The thing is, by the time I had started doing this I had already gained a lot of muscle and possibly come close to what my body was willing to build under normal circumstances. So instead of the ascending saw-tooth graph of weight I was supposed to see, I actually had a flat one. When I was a kid my dad would put me on his knees and bounce me up and down as though we were driving a car. One day I said to him “But we’re not going anywhere Daddy ‘ we’re just going up and down.” This is how it felt.

Around this time, I started to do a little more running than usual during one of the ‘cutting’ phases of my diet. Disillusionment from trying in vain to build more muscle and the persuasiveness of some friends moved me into the arena of the runner, and within a year I had lost 20 pounds and was running half marathons in a little over 1:30.

I continued to obsessively refine my diet to be (in my view at the time) as healthy as possible, to the point where the only fat I ate came from a small amount of nuts and seeds, one egg and oil supplements. My range of plastic containers became as legendary as my awkwardness in restaurants. I was on 30+ miles per week and had climbed aboard the calorie merry-go-round. My eating drove my running which drove my eating. I would eat a huge meal on a Saturday night and then run for 2 hours on a Sunday morning to burn off the calories. “You look skinny and unwell,” said my partner. “Can you run a mile in under 6 minutes?” I asked in response.
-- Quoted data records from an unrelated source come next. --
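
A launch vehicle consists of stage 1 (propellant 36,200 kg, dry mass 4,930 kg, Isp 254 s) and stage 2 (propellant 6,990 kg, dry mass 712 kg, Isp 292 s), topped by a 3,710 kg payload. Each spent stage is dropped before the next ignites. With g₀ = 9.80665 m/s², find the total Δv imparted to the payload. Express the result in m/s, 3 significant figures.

Δv ≈ 5620 m/s

Ignition mass of stage 1 = 36,200+4,930 + 6,990+712 + 3,710 = 52,542 kg.
Stage 1: m₀ = 52,542 kg, m_f = 52,542 − 36,200 = 16,342 kg; Δv = 254×9.80665×ln(3.215) = 2490.9×1.1679 ≈ 2909 m/s.
Stage 2: m₀ = 11,412 kg, m_f = 11,412 − 6,990 = 4,422 kg; Δv = 292×9.80665×ln(2.581) = 2863.5×0.9481 ≈ 2715 m/s.
Total Δv = 2909 + 2715 = 5624 m/s.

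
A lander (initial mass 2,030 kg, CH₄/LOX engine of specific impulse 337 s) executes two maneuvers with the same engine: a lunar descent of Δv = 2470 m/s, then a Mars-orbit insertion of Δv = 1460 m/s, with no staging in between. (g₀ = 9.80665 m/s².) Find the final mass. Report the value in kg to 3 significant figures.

final mass ≈ 618 kg

v_e = Isp · g₀ = 337 × 9.80665 = 3304.8 m/s.
After the first burn: m = 2030 × exp(−2470/3304.8) = 2030 × 0.47360 = 961.408 kg.
After the second burn: m = 961.408 × exp(−1460/3304.8) = 961.408 × 0.64289 = 618.08 kg.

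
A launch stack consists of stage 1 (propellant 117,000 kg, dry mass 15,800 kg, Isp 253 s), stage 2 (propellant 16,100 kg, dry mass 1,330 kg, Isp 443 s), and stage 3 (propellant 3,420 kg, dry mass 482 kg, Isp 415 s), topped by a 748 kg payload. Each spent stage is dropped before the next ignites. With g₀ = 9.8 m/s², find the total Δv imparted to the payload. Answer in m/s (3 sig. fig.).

Δv ≈ 14600 m/s

Ignition mass of stage 1 = 117,000+15,800 + 16,100+1,330 + 3,420+482 + 748 = 154,880 kg.
Stage 1: m₀ = 154,880 kg, m_f = 154,880 − 117,000 = 37,880 kg; Δv = 253×9.8×ln(4.089) = 2479.4×1.4082 ≈ 3492 m/s.
Stage 2: m₀ = 22,080 kg, m_f = 22,080 − 16,100 = 5,980 kg; Δv = 443×9.8×ln(3.692) = 4341.4×1.3063 ≈ 5671 m/s.
Stage 3: m₀ = 4,650 kg, m_f = 4,650 − 3,420 = 1,230 kg; Δv = 415×9.8×ln(3.78) = 4067.0×1.3299 ≈ 5409 m/s.
Total Δv = 3492 + 5671 + 5409 = 14572 m/s.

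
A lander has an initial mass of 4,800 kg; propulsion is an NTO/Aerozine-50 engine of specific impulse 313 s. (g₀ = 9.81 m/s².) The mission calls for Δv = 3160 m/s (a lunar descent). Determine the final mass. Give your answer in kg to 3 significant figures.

v_e = Isp · g₀ = 313 × 9.81 = 3070.5 m/s.
m₀/m_f = exp(Δv / v_e) = exp(3160 / 3070.5) = exp(1.0291) = 2.7987.
m_f = m₀ / 2.7987 = 4,800 / 2.7987 = 1,715.08 kg.

final mass ≈ 1720 kg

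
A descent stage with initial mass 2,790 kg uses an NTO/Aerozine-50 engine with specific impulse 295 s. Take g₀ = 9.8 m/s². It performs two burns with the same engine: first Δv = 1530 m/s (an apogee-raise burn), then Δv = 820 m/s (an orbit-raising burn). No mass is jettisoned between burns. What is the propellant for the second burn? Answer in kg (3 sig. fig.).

v_e = Isp · g₀ = 295 × 9.8 = 2891.0 m/s.
After the first burn: m = 2790 × exp(−1530/2891.0) = 2790 × 0.58906 = 1,643.48 kg.
After the second burn: m = 1,643.48 × exp(−820/2891.0) = 1,643.48 × 0.75304 = 1,237.61 kg.
Second-burn propellant = 1,643.48 − 1,237.61 = 405.87 kg.

propellant for the second burn ≈ 406 kg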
So enough already. Here is my epiphany. Last year a friend of a friend referred me to Art Devany’s Evolutionary Fitness essay. I read it. I wanted to be skeptical. I had spent years refining my diet so that every nuance adhered to the supposed nutritional best practice. I had just bought 25kg of unsweetened whey and casein powder. I read it again.

  • Within 4 weeks, I was a different person. I had found a way to become just as obsessive about not doing things as I had been about doing things. If I missed my 5pm meal, or did not go to the gym for two days because we were travelling, it was actually helping. I did not need to match my calorie intake with exercise. All I had to do was continue to obsessively avoid certain foods (it didn’t matter to me that it was different things I was avoiding now) and workout harder but less often. Now I was working out for 4 hours less per week, spending 2 hours less preparing food and felt twice as good. That’s 6 hours per week, which is 13 days in a year.

So although I cannot tell you about miracle weight loss, since the change in my body, though positive, has not been significant, I can report that I have gained something far more valuable than muscle ‘ time.

As for whether this lifestyle is medically or nutritionally optimal, I will leave that for others to debate. All I can tell you is how it feels for me and will leave you with the strap line from a commercial for Croft Original Sherry that aired on UK TV in the 80s ‘ “One instinctively knows when something is right.”